Vital wheat gluten is also an important contributor when addressing absorption challenges.
“Vital wheat gluten is a superhero when it comes to baked goods, with strength, elasticity and binding properties among its many superpowers,” said Dave Lindhorst, technical services manager, Cargill. “It’s best known for its contributions to breads, where it aids in mixing, dough handling, loaf volume and finished product quality. But it can also help meet nutritional goals, with 75% protein on a dry-matter basis. Pea protein is another good candidate for bakery products. Paired with a complementary protein source such as rice, wheat gluten or soy, it’s easy to achieve a complete protein claim. Functionally, pea protein can also help with moisture retention.”
Wheat proteins work well when trying to balance both nutrition claims and product quality because of their functionality and clean taste profile, said Brook Carson, vice president, research and development, Manildra Group USA. The company’s wide range of wheat proteins can provide different functionalities depending on whether a bakery application needs elasticity, extensibility or solubility.
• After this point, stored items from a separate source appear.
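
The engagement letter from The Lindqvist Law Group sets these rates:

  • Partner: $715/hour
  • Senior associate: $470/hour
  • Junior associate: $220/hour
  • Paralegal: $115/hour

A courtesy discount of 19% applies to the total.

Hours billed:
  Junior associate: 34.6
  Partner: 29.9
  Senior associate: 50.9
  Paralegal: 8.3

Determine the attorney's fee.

$43,633.08

Partner: 29.9 × $715 = $21,378.50
Senior associate: 50.9 × $470 = $23,923.00
Junior associate: 34.6 × $220 = $7,612.00
Paralegal: 8.3 × $115 = $954.50
Subtotal: $53,868.00
Less 19% discount: −$10,234.92
Total: $53,868.00 − $10,234.92 = $43,633.08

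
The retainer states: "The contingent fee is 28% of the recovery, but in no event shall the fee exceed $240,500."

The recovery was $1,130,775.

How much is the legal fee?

$240,500.00

28% of $1,130,775 = $316,617.00
That exceeds the $240,500 cap, so the fee is capped at $240,500.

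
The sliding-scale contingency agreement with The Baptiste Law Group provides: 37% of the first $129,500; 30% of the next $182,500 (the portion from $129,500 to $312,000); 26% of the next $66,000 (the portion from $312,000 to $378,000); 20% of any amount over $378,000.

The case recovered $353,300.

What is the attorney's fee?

$113,403.00

First $129,500 at 37% = $47,915.00
Next $182,500 at 30% = $54,750.00
Remaining $41,300 at 26% = $10,738.00
Fee: $47,915.00 + $54,750.00 + $10,738.00 = $113,403.00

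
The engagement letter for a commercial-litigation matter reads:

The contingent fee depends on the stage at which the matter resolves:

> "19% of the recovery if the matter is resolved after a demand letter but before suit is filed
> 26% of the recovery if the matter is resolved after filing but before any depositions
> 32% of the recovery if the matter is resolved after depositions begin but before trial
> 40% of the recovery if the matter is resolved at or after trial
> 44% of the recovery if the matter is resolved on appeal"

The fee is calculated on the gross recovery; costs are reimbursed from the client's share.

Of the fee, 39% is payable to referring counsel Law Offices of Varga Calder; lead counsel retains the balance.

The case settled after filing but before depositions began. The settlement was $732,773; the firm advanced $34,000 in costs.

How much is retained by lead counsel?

Fee base is the gross recovery, $732,773; costs are reimbursed separately.
The matter settled after filing but before depositions began, so the 26% rate applies.
$732,773 × 26% = $190,520.98
Referral share: 39% of $190,520.98 = $74,303.18; lead counsel retains $190,520.98 − $74,303.18 = $116,217.80.

$116,217.80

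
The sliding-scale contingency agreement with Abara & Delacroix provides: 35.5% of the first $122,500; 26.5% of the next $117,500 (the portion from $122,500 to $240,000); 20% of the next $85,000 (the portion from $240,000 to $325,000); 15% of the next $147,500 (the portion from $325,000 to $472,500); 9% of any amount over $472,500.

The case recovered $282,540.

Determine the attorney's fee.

First $122,500 at 35.5% = $43,487.50
Next $117,500 at 26.5% = $31,137.50
Remaining $42,540 at 20% = $8,508.00
Fee: $43,487.50 + $31,137.50 + $8,508.00 = $83,133.00

$83,133.00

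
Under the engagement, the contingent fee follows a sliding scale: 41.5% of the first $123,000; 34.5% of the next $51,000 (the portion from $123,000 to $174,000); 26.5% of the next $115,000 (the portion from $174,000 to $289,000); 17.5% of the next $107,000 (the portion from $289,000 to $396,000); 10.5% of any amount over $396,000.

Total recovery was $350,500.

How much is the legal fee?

$109,877.50

First $123,000 at 41.5% = $51,045.00
Next $51,000 at 34.5% = $17,595.00
Next $115,000 at 26.5% = $30,475.00
Remaining $61,500 at 17.5% = $10,762.50
Fee: $51,045.00 + $17,595.00 + $30,475.00 + $10,762.50 = $109,877.50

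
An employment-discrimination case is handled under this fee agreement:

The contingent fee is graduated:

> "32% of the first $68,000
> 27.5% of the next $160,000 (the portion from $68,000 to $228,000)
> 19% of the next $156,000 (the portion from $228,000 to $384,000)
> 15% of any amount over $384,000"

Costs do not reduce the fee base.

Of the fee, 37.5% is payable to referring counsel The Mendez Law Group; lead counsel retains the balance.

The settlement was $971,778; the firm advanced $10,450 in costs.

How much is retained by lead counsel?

$114,729.19

Fee base is the gross recovery, $971,778; costs are reimbursed separately.
First $68,000 at 32% = $21,760.00
Next $160,000 at 27.5% = $44,000.00
Next $156,000 at 19% = $29,640.00
Remaining $587,778 at 15% = $88,166.70
Fee: $21,760.00 + $44,000.00 + $29,640.00 + $88,166.70 = $183,566.70
Referral share: 37.5% of $183,566.70 = $68,837.51; lead counsel retains $183,566.70 − $68,837.51 = $114,729.19.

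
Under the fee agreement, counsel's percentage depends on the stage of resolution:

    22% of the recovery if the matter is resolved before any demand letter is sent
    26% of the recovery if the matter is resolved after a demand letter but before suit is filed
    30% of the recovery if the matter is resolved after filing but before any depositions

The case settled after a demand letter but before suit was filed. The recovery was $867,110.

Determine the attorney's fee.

$225,448.60

The matter settled after a demand letter but before suit was filed, so the 26% rate applies.
$867,110 × 26% = $225,448.60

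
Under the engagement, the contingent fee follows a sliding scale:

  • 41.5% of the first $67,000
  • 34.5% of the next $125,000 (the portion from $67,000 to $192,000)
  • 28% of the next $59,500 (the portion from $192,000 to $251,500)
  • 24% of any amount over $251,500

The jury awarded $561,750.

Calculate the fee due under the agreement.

$162,050.00

First $67,000 at 41.5% = $27,805.00
Next $125,000 at 34.5% = $43,125.00
Next $59,500 at 28% = $16,660.00
Remaining $310,250 at 24% = $74,460.00
Fee: $27,805.00 + $43,125.00 + $16,660.00 + $74,460.00 = $162,050.00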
GemPro HPG, for example, yields 90% protein with a high degree of water absorption and viscoelastic properties that enable bakers to improve volume in weaker doughs. The GemPro Nova line contains 85% protein and is designed to replace eggs by delivering on the same aeration and emulsification capabilities in different bakery applications.
“Wheat proteins already have that natural wheat flavor while also being able to help bakers achieve the texture they want as they add protein to their formulations,” Ms. Carson explained.
Pea and wheat protein blends are trending in the plant protein-forward baked savory and sweet snacks space. By combining plant proteins, a more balanced amino acid profile is possible, which improves the overall protein quality of the snack and makes it more appealing.
“The protein blends can be used in tandem with texture and functional solutions, including clean-tasting soy crisps made from soy protein isolate, to help create delicious protein-forward baked goods and snacks,” said Jeff Hodges, manager, bakery, snacks and confections applications, ADM. “Pea proteins have overall low total aromatics, including less beany, earthy and bitter notes. They also can support clean label targets as they are inherently non-GMO.”